The other suggested view is that Tradition is a fixed set of teachings and practices that are passed on from generation to generation without change. This Tradition is the same in every time and place and variation from this Tradition due to time and place is not legitimate. The test for legitimacy is that of St Vincent:
This rule we shall observe if we follow universality, antiquity, consent. We shall follow universality if we confess that one faith to be true, which the whole Church throughout the world confesses; antiquity, if we in no wise depart from those interpretations which it is manifest were notoriously held by our holy ancestors and fathers; consent, in like manner, if in antiquity itself we adhere to the consentient definitions and determinations of all, or at the least of almost all priests and doctors.

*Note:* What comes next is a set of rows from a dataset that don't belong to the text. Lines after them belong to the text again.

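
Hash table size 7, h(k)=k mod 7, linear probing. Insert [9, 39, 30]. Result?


Insertions: 9->slot 2; 39->slot 4; 30->slot 3
Table: [None, None, 9, 30, 39, None, None]


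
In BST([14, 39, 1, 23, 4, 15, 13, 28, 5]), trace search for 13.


BST root = 14
Search for 13: compare at each node
Path: [14, 1, 4, 13]


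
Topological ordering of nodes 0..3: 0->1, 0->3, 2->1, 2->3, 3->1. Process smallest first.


Kahn's algorithm, process smallest node first
Order: [0, 2, 3, 1]


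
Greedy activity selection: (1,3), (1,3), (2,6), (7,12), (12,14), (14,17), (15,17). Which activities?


Greedy: pick earliest-ending, then skip overlaps.
Selected (4 activities): [(1, 3), (7, 12), (12, 14), (14, 17)]


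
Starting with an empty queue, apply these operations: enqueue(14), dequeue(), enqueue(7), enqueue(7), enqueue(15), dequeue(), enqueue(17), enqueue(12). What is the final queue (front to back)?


enqueue(14) -> [14]
dequeue() returns 14 -> []
enqueue(7) -> [7]
enqueue(7) -> [7, 7]
enqueue(15) -> [7, 7, 15]
dequeue() returns 7 -> [7, 15]
enqueue(17) -> [7, 15, 17]
enqueue(12) -> [7, 15, 17, 12]
Final queue (front to back): [7, 15, 17, 12]


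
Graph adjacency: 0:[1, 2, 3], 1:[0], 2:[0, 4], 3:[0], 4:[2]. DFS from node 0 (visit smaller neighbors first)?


DFS stack-based: start with [0]
Visit order: [0, 1, 2, 4, 3]


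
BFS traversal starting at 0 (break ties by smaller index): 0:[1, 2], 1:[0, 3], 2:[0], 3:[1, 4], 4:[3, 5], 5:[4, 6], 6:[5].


BFS queue: start with [0]
Visit order: [0, 1, 2, 3, 4, 5, 6]


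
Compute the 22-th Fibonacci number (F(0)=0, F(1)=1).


F(n)=F(n-1)+F(n-2)
...F(20)=6765, F(21)=10946, F(22)=17711


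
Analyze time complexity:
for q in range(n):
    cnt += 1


Per nesting level: O(n) = O(n)
Complexity: O(n)


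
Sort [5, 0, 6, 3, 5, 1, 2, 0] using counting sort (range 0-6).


Count array: [2, 1, 1, 1, 0, 2, 1]
Reconstruct: [0, 0, 1, 2, 3, 5, 5, 6]


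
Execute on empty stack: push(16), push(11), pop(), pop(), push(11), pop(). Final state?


push(16) -> [16]
push(11) -> [16, 11]
pop() returns 11 -> [16]
pop() returns 16 -> []
push(11) -> [11]
pop() returns 11 -> []
Final stack (bottom to top): []


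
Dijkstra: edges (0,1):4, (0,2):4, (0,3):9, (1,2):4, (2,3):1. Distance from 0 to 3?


Dijkstra from 0:
Distances: {0: 0, 1: 4, 2: 4, 3: 5}
Shortest distance to 3 = 5, path = [0, 2, 3]


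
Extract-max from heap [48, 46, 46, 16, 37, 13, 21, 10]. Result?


Max = 48
Replace root with last, heapify down
Resulting heap: [46, 37, 46, 16, 10, 13, 21]


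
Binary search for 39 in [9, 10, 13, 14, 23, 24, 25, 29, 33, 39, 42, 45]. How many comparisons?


Search for 39:
[0,11] mid=5 arr[5]=24
[6,11] mid=8 arr[8]=33
[9,11] mid=10 arr[10]=42
[9,9] mid=9 arr[9]=39
Total: 4 comparisons


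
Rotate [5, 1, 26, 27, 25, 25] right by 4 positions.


Right rotate by 4: [26, 27, 25, 25, 5, 1]


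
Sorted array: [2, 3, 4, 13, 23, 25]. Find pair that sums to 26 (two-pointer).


Two pointers: lo=0, hi=5
Found pair: (3, 23) summing to 26


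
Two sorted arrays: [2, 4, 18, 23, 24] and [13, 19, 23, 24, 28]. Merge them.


Compare heads, take smaller each step.
Merged: [2, 4, 13, 18, 19, 23, 23, 24, 24, 28]


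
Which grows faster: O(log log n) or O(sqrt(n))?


double-logarithmic grows slower than sublinear
O(log log n) is asymptotically smaller; O(sqrt(n)) grows faster


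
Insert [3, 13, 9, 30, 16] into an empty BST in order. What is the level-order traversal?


Root = 3; build tree by BST insertion.
Level-Order traversal: [3, 13, 9, 30, 16]


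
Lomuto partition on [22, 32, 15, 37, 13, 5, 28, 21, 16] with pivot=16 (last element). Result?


Elements <= 16 go left of pivot.
Result: [15, 13, 5, 16, 32, 22, 28, 21, 37], pivot at index 3


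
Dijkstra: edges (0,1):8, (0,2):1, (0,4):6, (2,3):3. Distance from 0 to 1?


Dijkstra from 0:
Distances: {0: 0, 1: 8, 2: 1, 3: 4, 4: 6}
Shortest distance to 1 = 8, path = [0, 1]


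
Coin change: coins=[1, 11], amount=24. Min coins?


dp[0]=0; dp[i]=1+min(dp[i-c] for c in coins)
...dp[19]=9, dp[20]=10, dp[21]=11, dp[22]=2, dp[23]=3, dp[24]=4
Minimum coins for 24 = 4


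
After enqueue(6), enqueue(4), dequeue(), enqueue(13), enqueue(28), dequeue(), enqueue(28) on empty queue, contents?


enqueue(6) -> [6]
enqueue(4) -> [6, 4]
dequeue() returns 6 -> [4]
enqueue(13) -> [4, 13]
enqueue(28) -> [4, 13, 28]
dequeue() returns 4 -> [13, 28]
enqueue(28) -> [13, 28, 28]
Final queue (front to back): [13, 28, 28]


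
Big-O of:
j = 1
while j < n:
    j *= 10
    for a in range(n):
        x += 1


Per nesting level: O(log n) * O(n) = O(n log n)
Complexity: O(n log n)


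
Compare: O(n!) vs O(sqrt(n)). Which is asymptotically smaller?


sublinear grows slower than factorial
O(sqrt(n)) is asymptotically smaller; O(n!) grows faster


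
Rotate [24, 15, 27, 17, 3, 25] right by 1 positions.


Right rotate by 1: [25, 24, 15, 27, 17, 3]


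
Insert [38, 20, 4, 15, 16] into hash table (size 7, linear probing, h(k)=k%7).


Insertions: 38->slot 3; 20->slot 6; 4->slot 4; 15->slot 1; 16->slot 2
Table: [None, 15, 16, 38, 4, None, 20]


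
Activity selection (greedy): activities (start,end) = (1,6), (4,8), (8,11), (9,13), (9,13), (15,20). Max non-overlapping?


Greedy: pick earliest-ending, then skip overlaps.
Selected (3 activities): [(1, 6), (8, 11), (15, 20)]


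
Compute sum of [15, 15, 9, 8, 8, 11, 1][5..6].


Prefix sums: [0, 15, 30, 39, 47, 55, 66, 67]
Sum[5..6] = prefix[7] - prefix[5] = 67 - 55 = 12


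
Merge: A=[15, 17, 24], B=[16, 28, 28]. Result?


Compare heads, take smaller each step.
Merged: [15, 16, 17, 24, 28, 28]


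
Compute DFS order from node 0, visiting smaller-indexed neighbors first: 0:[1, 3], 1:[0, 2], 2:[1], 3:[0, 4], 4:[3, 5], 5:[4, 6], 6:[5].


DFS stack-based: start with [0]
Visit order: [0, 1, 2, 3, 4, 5, 6]


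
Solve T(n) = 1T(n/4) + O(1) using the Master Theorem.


a=1, b=4, c=0. log_4(1)=0 = c=0. Case 2: O(n^c log n) = O(log n)
Complexity: O(log n)


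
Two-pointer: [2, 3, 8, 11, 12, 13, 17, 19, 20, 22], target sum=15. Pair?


Two pointers: lo=0, hi=9
Found pair: (2, 13) summing to 15


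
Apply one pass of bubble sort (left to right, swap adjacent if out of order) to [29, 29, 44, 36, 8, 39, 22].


After one pass: [29, 29, 36, 8, 39, 22, 44]


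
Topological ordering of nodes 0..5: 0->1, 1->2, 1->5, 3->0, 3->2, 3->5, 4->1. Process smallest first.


Kahn's algorithm, process smallest node first
Order: [3, 0, 4, 1, 2, 5]


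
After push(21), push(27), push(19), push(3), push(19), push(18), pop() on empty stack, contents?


push(21) -> [21]
push(27) -> [21, 27]
push(19) -> [21, 27, 19]
push(3) -> [21, 27, 19, 3]
push(19) -> [21, 27, 19, 3, 19]
push(18) -> [21, 27, 19, 3, 19, 18]
pop() returns 18 -> [21, 27, 19, 3, 19]
Final stack (bottom to top): [21, 27, 19, 3, 19]


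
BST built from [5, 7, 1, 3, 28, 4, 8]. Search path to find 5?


BST root = 5
Search for 5: compare at each node
Path: [5]


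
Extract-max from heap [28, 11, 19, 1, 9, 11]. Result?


Max = 28
Replace root with last, heapify down
Resulting heap: [19, 11, 11, 1, 9]


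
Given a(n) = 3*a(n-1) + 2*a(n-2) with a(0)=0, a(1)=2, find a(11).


Build bottom-up:
...a(9)=44726, a(10)=159294, a(11)=3*159294+2*44726=567334


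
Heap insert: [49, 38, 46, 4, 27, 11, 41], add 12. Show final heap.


Append 12: [49, 38, 46, 4, 27, 11, 41, 12]
Bubble up: swap idx 7(12) with idx 3(4)
Result: [49, 38, 46, 12, 27, 11, 41, 4]


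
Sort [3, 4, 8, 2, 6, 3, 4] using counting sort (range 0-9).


Count array: [0, 0, 1, 2, 2, 0, 1, 0, 1, 0]
Reconstruct: [2, 3, 3, 4, 4, 6, 8]


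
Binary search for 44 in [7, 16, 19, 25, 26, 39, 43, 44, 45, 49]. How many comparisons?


Search for 44:
[0,9] mid=4 arr[4]=26
[5,9] mid=7 arr[7]=44
Total: 2 comparisons


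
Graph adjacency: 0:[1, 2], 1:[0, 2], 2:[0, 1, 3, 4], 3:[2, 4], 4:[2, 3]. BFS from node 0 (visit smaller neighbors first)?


BFS queue: start with [0]
Visit order: [0, 1, 2, 3, 4]


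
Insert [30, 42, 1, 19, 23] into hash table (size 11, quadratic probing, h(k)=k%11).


Insertions: 30->slot 8; 42->slot 9; 1->slot 1; 19->slot 6; 23->slot 2
Table: [None, 1, 23, None, None, None, 19, None, 30, 42, None]


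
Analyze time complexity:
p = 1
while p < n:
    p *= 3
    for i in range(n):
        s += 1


Per nesting level: O(log n) * O(n) = O(n log n)
Complexity: O(n log n)


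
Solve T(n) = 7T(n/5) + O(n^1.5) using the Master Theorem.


a=7, b=5, c=1.5. log_5(7)=1.209 < c=1.5. Case 3: O(n^c) = O(n^1.500)
Complexity: O(n^1.500)


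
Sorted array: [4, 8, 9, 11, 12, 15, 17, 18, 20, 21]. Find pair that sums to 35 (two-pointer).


Two pointers: lo=0, hi=9
Found pair: (15, 20) summing to 35


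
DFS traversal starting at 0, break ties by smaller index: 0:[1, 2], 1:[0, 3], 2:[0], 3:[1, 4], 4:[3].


DFS stack-based: start with [0]
Visit order: [0, 1, 3, 4, 2]


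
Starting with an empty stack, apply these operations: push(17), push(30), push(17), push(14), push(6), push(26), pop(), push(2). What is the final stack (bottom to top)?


push(17) -> [17]
push(30) -> [17, 30]
push(17) -> [17, 30, 17]
push(14) -> [17, 30, 17, 14]
push(6) -> [17, 30, 17, 14, 6]
push(26) -> [17, 30, 17, 14, 6, 26]
pop() returns 26 -> [17, 30, 17, 14, 6]
push(2) -> [17, 30, 17, 14, 6, 2]
Final stack (bottom to top): [17, 30, 17, 14, 6, 2]


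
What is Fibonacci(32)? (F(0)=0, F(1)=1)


F(n)=F(n-1)+F(n-2)
...F(30)=832040, F(31)=1346269, F(32)=2178309


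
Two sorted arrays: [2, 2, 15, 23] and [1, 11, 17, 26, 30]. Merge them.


Compare heads, take smaller each step.
Merged: [1, 2, 2, 11, 15, 17, 23, 26, 30]


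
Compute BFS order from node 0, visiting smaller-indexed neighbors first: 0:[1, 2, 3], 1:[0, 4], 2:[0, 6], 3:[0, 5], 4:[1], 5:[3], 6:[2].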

This view requires continuance of the Tradition to continue to be orthodox; churches retain vigilance with each other and challenge the legitimacy of change and break communion should the change be considered a breach of Tradition because the one changing is effectively denying the unity of faith. While regions can leave orthodox Tradition, they can also repent and return to orthodox Tradition. This view does not reject variation in practices unless they are contrary to the fixed practices of Tradition. Thus, a legitimate practice in the past remains legitimate at any time, excepting pastoral reasons otherwise. Legitimate ancient practices can be revived and given life again because they are expressions of the Tradition, which lives above any particular local continuance of the Tradition. Missionaries pass on the fixed Tradition, which can be distinguished from local customs, and can permit local variation in expression among those receiving the Tradition. Authority, in this view, must always be exercised in conformity with the past. Since nothing new is added, authority is always exercised in faithfulness to the past and it can be tested and judged by such.
Both views can overlap and so one with the first view can recognise a continuity with the past and one with the second view can see temporal and spacial variation.